As everyone knows, Big Ben actually refers to the bell, which is now as familiar as the tower that houses it, because we hear it every day on the BBC before news bulletins. Its strange ding-dong-ding-dong chimes (said to have been adapted from Handel for the bells of Great St Mary's in Cambridge) are also familiar from television satire, annoying ringtones and much else besides.

When it was built, there was a row about the clock because nobody got round to commissioning one until the tower was 150 feet off the ground and it did not sit in its rightful place until 1859, twenty-five years after the old Palace of Westminster and parliamentary buildings had burned down.

The bell was already up by then, but not without difficulty. When Big Ben was being tested, it cracked in 1857 and had to be recast. It was hung in 1858, tested and cracked again in 1859, and remains cracked to this day. The solution was an English compromise: a lighter hammer. The bell finally tolled again in 1863. At 315 feet in height, and with no lift, it is a bit of a climb to see inside the careful mechanism and the Victorian pennies which still keep time – a penny is said to shift the timekeeping by 0.4 seconds a day one way or the other.

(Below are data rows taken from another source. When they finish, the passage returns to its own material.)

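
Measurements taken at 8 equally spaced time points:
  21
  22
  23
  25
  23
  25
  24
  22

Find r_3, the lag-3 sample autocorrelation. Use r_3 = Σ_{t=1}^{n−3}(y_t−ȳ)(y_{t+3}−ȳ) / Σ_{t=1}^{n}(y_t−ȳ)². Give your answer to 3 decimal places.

-0.154

Mean ȳ = (21 + 22 + 23 + 25 + 23 + 25 + 24 + 22)/8 = 23.1250
Deviations from mean: -2.1250, -1.1250, -0.1250, 1.8750, -0.1250, 1.8750, 0.8750, -1.1250
Σ(y_t−ȳ)(y_{t+3}−ȳ) = (-3.9844) + (0.1406) + (-0.2344) + (1.6406) + (0.1406) = -2.2969
Denominator Σ(y_t−ȳ)² = 14.8750
r_3 = -2.2969 / 14.8750 = -0.154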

Big Ben is said to have been named after Benjamin Hall, the commissioner of the works. But there is an alternative story that Big Ben actually referred to Benjamin Caunt, a famous prizefighter, nicknamed by the workmen who had to heave the bell up and down, because of its weight.

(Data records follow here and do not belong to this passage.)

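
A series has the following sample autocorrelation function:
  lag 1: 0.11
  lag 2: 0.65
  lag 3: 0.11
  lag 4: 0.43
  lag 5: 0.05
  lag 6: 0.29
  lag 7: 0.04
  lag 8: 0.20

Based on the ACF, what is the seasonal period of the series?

The largest autocorrelation is r_2 = 0.65, with weaker echoes at lags 4 (0.43), 6 (0.29) and 8 (0.20); the remaining lags stay at or below 0.11.
The dominant spike at lag 2 indicates a seasonal period of 2.

2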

As well as the cracks, another problem with Big Ben is that it is built on what used to be Thorney Island, on a sandy river beach connected to a marshy tract of land between two channels of the River Tyburn. The Victoria Tower at the other end – the tallest building in the country when it was built – was actually built on quicksand. When Westminster Underground station was enlarged, the huge tunnelling equipment had to stop work when Big Ben began to list. It now leans slightly to the north-west and oscillates very slightly according to the weather, rather like the MPs in the debating chamber below.

Big Ben is a kind of byword for English reliability, breaking down seriously only once in August 1976 – during the long hot summer that changed England forever, first bringing restaurant tables on to the London streets. It stopped again rather mysteriously, also in very hot weather, in May 2005.

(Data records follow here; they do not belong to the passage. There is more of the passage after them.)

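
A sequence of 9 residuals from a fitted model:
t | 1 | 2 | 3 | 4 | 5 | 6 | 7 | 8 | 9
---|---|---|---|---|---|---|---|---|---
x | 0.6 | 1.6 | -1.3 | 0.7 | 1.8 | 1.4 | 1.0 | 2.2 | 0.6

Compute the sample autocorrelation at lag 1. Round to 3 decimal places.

Mean x̄ = (0.6 + 1.6 − 1.3 + 0.7 + 1.8 + 1.4 + 1.0 + 2.2 + 0.6)/9 = 0.9556
Numerator Σ_{t=1}^{8}(x_t−x̄)(x_{t+1}−x̄) = -1.3142
Denominator Σ(x_t−x̄)² = 8.2822
r_1 = -1.3142 / 8.2822 = -0.159

-0.159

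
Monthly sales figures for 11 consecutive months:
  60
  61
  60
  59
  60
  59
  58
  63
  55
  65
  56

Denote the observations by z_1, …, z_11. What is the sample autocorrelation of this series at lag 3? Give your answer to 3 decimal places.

-0.196

Mean z̄ = (60 + 61 + 60 + 59 + 60 + 59 + 58 + 63 + 55 + 65 + 56)/11 = 59.6364
Numerator Σ_{t=1}^{8}(z_t−z̄)(z_{t+3}−z̄) = -15.7603
Denominator Σ(z_t−z̄)² = 80.5455
r_3 = -15.7603 / 80.5455 = -0.196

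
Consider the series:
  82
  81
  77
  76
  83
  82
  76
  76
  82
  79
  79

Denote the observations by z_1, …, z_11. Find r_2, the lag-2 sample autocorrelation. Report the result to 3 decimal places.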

It remains the icon of Englishness, understated, bizarrely antique-looking and thoroughly reliable, its pale moon face visible through the fogs and drizzle, its pilot light at the top indicating that Parliament is sitting, Members of Parliament are wrestling with the issues of the nation and all is right with the world.

All through this hour

Lord, be my guide

And by Thy power

No foot shall slide.

The lyrics of the chimes, as set out on the wall of the Clock Tower

IN 1933, WINSTON
Churchill's playboy son Randolph pulled a few strings and got his old housemate John Betjeman a job on the
Evening Standard
gossip column. It was then edited by the former spy Robert Bruce-Lockhart and, although Betjeman was no spy, he was rather a gossip.